Scaling the Number of Queued Messages
Queues will swap messages out of memory when there are no consumers that are likely to need the message soon. Once a message is swapped, the queue will replace the message with a reference pointer. When the queue builds a large number (more than 10,000) of these swapped out reference pointers, they then get consolidated into a single “range entry” and the pointers are dropped.

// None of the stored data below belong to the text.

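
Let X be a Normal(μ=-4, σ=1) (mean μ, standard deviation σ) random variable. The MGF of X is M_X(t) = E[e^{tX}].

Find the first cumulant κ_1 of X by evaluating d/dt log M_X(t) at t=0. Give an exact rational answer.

κ_1 = K′(0) = -4

M_X(t) = e^(t^2/2 - 4*t)
K_X(t) = log M_X(t) = t^2/2 - 4*t
K′(t) = t - 4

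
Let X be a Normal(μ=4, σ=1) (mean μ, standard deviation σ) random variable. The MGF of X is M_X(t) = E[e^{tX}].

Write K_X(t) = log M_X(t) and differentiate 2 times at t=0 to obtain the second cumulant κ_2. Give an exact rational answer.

M_X(t) = e^(t^2/2 + 4*t)
K_X(t) = log M_X(t) = t^2/2 + 4*t
dK/dt = t + 4
d^2K/dt^2 = 1

κ_2 = d^2K/dt^2 |_{t=0} = 1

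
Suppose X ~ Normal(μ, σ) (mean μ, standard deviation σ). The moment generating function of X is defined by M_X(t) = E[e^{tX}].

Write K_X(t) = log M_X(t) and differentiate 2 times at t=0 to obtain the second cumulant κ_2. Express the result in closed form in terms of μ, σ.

M_X(t) = e^(μ*t + σ^2*t^2/2)
K_X(t) = log M_X(t) = μ*t + σ^2*t^2/2
K^(2)(t) = σ^2

κ_2 = K^(2)(0) = σ^2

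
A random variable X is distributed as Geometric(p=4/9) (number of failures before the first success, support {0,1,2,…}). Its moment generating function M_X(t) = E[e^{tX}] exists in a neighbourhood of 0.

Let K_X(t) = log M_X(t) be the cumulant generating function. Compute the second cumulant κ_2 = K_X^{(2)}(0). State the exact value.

κ_2 = K^(2)(0) = 45/16

M_X(t) = 4/(9*(1 - 5*e^(t)/9))
K_X(t) = log M_X(t) = -log(1 - 5*e^(t)/9) - 2*log(3) + 2*log(2)
K^(2)(t) = 45*e^(t)/(25*e^(2*t) - 90*e^(t) + 81)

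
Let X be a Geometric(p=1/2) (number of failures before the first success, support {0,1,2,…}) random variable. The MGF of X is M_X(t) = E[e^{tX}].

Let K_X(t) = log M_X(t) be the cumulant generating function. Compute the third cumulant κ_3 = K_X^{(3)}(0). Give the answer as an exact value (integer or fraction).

M_X(t) = 1/(2*(1 - e^(t)/2))
K_X(t) = log M_X(t) = -log(1 - e^(t)/2) - log(2)
K^(3)(t) = (-2*e^(2*t) - 4*e^(t))/(e^(3*t) - 6*e^(2*t) + 12*e^(t) - 8)

κ_3 = K^(3)(0) = 6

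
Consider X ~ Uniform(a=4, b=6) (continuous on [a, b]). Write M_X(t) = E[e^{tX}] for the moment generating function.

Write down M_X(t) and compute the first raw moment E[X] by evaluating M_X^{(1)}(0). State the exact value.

M_X(t) = (e^(6*t) - e^(4*t))/(2*t)
D[M](t) = (6*t*e^(6*t) - 4*t*e^(4*t) - e^(6*t) + e^(4*t))/(2*t^2)

E[X] = D[M](0) = 5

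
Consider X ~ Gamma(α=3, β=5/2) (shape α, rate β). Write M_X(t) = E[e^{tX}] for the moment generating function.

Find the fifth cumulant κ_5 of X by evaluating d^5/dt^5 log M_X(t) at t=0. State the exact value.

κ_5 = K^(5)(0) = 2304/3125

M_X(t) = 125/(8*(5/2 - t)^3)
K_X(t) = log M_X(t) = -3*log(5/2 - t) - 3*log(2) + 3*log(5)
K^(5)(t) = -2304/(32*t^5 - 400*t^4 + 2000*t^3 - 5000*t^2 + 6250*t - 3125)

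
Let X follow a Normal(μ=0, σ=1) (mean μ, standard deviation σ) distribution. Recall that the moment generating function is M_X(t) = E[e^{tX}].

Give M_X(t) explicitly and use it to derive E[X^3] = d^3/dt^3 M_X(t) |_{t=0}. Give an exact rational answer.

E[X^3] = D^3[M](0) = 0

M_X(t) = e^(t^2/2)
D^3[M](t) = t^3*e^(t^2/2) + 3*t*e^(t^2/2)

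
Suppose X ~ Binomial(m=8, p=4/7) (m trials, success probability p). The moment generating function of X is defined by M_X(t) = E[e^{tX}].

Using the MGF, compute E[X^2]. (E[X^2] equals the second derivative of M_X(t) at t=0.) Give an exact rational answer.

E[X^2] = d^2M/dt^2 |_{t=0} = 160/7

M_X(t) = (4*e^(t)/7 + 3/7)^8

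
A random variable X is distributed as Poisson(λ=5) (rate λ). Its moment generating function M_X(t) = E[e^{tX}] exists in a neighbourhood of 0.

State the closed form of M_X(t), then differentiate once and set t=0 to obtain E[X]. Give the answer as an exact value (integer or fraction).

M_X(t) = e^(5*e^(t) - 5)
M^(1)(t) = 5*e^(-5)*e^(t)*e^(5*e^(t))

E[X] = M^(1)(0) = 5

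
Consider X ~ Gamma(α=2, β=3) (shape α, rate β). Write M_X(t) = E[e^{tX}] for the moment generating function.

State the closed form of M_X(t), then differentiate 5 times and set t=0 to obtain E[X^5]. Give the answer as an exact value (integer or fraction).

M_X(t) = 9/(3 - t)^2
M^(5)(t) = -6480/(t^7 - 21*t^6 + 189*t^5 - 945*t^4 + 2835*t^3 - 5103*t^2 + 5103*t - 2187)

E[X^5] = M^(5)(0) = 80/27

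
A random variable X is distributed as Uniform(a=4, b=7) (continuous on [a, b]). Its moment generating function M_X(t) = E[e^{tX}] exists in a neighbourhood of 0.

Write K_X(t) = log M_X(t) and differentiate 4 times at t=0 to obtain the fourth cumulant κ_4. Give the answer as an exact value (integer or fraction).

κ_4 = K^(4)(0) = -27/40

M_X(t) = (e^(7*t) - e^(4*t))/(3*t)
K_X(t) = log M_X(t) = -log(t) + log(e^(7*t) - e^(4*t)) - log(3)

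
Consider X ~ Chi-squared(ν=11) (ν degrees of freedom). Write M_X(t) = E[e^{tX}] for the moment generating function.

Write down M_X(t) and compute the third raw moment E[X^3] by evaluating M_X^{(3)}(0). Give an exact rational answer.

E[X^3] = M′′′(0) = 2145

M_X(t) = (1 - 2*t)^(-11/2)
M′(t) = 11/(64*t^6*√(1 - 2*t) - 192*t^5*√(1 - 2*t) + 240*t^4*√(1 - 2*t) - 160*t^3*√(1 - 2*t) + 60*t^2*√(1 - 2*t) - 12*t*√(1 - 2*t) + √(1 - 2*t))
M′′(t) = -143/(128*t^7*√(1 - 2*t) - 448*t^6*√(1 - 2*t) + 672*t^5*√(1 - 2*t) - 560*t^4*√(1 - 2*t) + 280*t^3*√(1 - 2*t) - 84*t^2*√(1 - 2*t) + 14*t*√(1 - 2*t) - √(1 - 2*t))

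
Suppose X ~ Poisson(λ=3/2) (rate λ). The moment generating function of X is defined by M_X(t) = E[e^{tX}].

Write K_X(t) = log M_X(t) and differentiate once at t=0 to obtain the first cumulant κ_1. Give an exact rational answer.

κ_1 = K^(1)(0) = 3/2

M_X(t) = e^(3*e^(t)/2 - 3/2)
K_X(t) = log M_X(t) = 3*e^(t)/2 - 3/2
K^(1)(t) = 3*e^(t)/2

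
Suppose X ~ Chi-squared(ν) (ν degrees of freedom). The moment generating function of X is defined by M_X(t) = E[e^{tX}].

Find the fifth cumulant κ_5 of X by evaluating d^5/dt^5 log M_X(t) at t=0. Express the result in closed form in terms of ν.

κ_5 = D^5[K](0) = 384*ν

M_X(t) = (1 - 2*t)^(-ν/2)
K_X(t) = log M_X(t) = -ν*log(1 - 2*t)/2
D^5[K](t) = -384*ν/(32*t^5 - 80*t^4 + 80*t^3 - 40*t^2 + 10*t - 1)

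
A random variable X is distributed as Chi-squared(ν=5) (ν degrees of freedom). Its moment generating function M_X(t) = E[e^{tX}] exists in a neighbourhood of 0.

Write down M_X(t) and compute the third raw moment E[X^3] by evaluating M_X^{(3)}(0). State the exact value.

E[X^3] = M′′′(0) = 315

M_X(t) = (1 - 2*t)^(-5/2)
M′(t) = -5/(8*t^3*√(1 - 2*t) - 12*t^2*√(1 - 2*t) + 6*t*√(1 - 2*t) - √(1 - 2*t))
M′′(t) = 35/(16*t^4*√(1 - 2*t) - 32*t^3*√(1 - 2*t) + 24*t^2*√(1 - 2*t) - 8*t*√(1 - 2*t) + √(1 - 2*t))
M′′′(t) = -315/(32*t^5*√(1 - 2*t) - 80*t^4*√(1 - 2*t) + 80*t^3*√(1 - 2*t) - 40*t^2*√(1 - 2*t) + 10*t*√(1 - 2*t) - √(1 - 2*t))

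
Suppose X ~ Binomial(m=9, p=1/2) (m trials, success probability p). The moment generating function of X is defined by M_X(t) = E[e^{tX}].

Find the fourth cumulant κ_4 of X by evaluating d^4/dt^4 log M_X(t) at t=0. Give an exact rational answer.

M_X(t) = (e^(t)/2 + 1/2)^9
K_X(t) = log M_X(t) = 9*log(e^(t)/2 + 1/2)
K′(t) = 9*e^(t)/(e^(t) + 1)
K′′(t) = 9*e^(t)/(e^(2*t) + 2*e^(t) + 1)
K′′′(t) = (-9*e^(2*t) + 9*e^(t))/(e^(3*t) + 3*e^(2*t) + 3*e^(t) + 1)
K′′′′(t) = (9*e^(3*t) - 36*e^(2*t) + 9*e^(t))/(e^(4*t) + 4*e^(3*t) + 6*e^(2*t) + 4*e^(t) + 1)

κ_4 = K′′′′(0) = -9/8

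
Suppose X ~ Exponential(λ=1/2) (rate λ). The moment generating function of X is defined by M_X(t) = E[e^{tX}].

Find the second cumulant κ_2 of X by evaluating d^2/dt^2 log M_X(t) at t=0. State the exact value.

κ_2 = D^2[K](0) = 4

M_X(t) = 1/(2*(1/2 - t))
K_X(t) = log M_X(t) = -log(1/2 - t) - log(2)
D^2[K](t) = 4/(4*t^2 - 4*t + 1)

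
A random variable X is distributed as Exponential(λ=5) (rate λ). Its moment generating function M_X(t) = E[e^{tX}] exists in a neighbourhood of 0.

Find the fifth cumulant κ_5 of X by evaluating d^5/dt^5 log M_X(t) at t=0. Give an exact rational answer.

κ_5 = K′′′′′(0) = 24/3125

M_X(t) = 5/(5 - t)
K_X(t) = log M_X(t) = -log(5 - t) + log(5)
K′(t) = -1/(t - 5)
K′′(t) = 1/(t^2 - 10*t + 25)
K′′′(t) = -2/(t^3 - 15*t^2 + 75*t - 125)
K′′′′(t) = 6/(t^4 - 20*t^3 + 150*t^2 - 500*t + 625)
K′′′′′(t) = -24/(t^5 - 25*t^4 + 250*t^3 - 1250*t^2 + 3125*t - 3125)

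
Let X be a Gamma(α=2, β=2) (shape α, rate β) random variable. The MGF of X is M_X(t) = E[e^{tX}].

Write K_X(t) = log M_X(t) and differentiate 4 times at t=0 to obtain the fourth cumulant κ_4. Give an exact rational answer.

M_X(t) = 4/(2 - t)^2
K_X(t) = log M_X(t) = -2*log(2 - t) + 2*log(2)
D^4[K](t) = 12/(t^4 - 8*t^3 + 24*t^2 - 32*t + 16)

κ_4 = D^4[K](0) = 3/4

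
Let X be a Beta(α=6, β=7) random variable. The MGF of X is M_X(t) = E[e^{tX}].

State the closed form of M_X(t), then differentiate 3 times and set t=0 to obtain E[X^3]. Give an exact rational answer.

M_X(t) = ₁F₁(6; 13; t)
D^3[M](t) = 8*₁F₁(9; 16; t)/65

E[X^3] = D^3[M](0) = 8/65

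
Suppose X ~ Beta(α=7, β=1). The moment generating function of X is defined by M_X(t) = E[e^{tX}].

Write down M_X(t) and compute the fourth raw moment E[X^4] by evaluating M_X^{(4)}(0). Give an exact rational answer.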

When a consumer comes along that needs some of the swapped out messages, it will convert previously consolidated “range entries” to a set of reference pointers. The next reference pointers that the consumer is interested in get swapped back as regular messages. This allows Apollo's queues to hold millions of messages without much impact on JVM memory usage.
Scaling the Message Size
Big messages don't even make it into the JVM's memory management. The contents of big messages received and sent using buffers allocated in a memory mapped file. This allows the OS to efficiently manage swapping those large messages to disk and it avoids churning the eden garbage collection generation in the JVM. If 1 producer is sending 100 MB messages to a consumer the JVM will not report any significant memory usage.